Fracture initiation pressure and failure modes of tree-type hydraulic fracturing in gas-bearing coal seams

Tree-type hydraulic fracturing is a new technology that can uniformly increase the permeability of coal seams. The existing initiation pressure prediction models do not fully consider the characteristics of coal seams and are not suitable for tree-type hydraulic fracturing. In this paper, an initiation pressure prediction model considering coal seam joints and gas pressure is established. In this model, the fracture failure modes of coal seam fracturing are calculated separately to accurately predict the failure mode and initiation pressure. Statistics and reasons are obtained for the fracture initiation position and the failure mode of tree-type hydraulic fracturing under different conditions. The fracture failure modes of a gas-bearing coal seam are mainly tensile failure and coal matrix failure, and tensile failure along bedding planes is the most common.
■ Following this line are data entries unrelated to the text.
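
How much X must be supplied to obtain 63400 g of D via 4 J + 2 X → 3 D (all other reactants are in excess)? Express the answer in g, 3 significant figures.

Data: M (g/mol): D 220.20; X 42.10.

8080 g

n(D) = 63400 / 220.20 = 287.9 mol
n(X) = (2/3) × 287.9 = 191.9 mol
mass = 191.9 × 42.10 = 8079 g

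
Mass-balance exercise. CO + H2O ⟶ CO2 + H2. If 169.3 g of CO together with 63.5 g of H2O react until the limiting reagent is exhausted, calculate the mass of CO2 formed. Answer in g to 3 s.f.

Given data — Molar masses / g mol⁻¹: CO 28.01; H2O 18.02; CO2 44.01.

n(CO) = 169.3 / 28.01 = 6.044 mol
n(H2O) = 63.50 / 18.02 = 3.524 mol
n/ν for CO = 6.044/1 = 6.044
n/ν for H2O = 3.524/1 = 3.524
Smallest n/ν is H2O → limiting reagent.
n(CO2) = (1/1) × 3.524 = 3.524 mol
mass = 3.524 × 44.01 = 155.1 g

155 g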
The effects of 7 factors, including coal seam geological parameters, fracturing hole arrangement parameters and tree-type branch borehole arrangement parameters, on the fracture initiation pressure of tree-type hydraulic fracturing are analyzed. Among them, the angle between the tree-type branch borehole and the maximum principal ground stress direction is the only major influential factor that can be artificially controlled. The fracture initiation pressure is lowest when the tree-type branch borehole lies along the direction of the minimum principal ground stress. The results of a field experiment show that the theoretical initiation pressure and the actual initiation pressure are within 6.3%. In addition, compared with traditional fracturing technology, tree-type hydraulic fracturing technology can reduce the initiation pressure. The proposed model can provide a reference for field applications of tree-type hydraulic fracturing technology.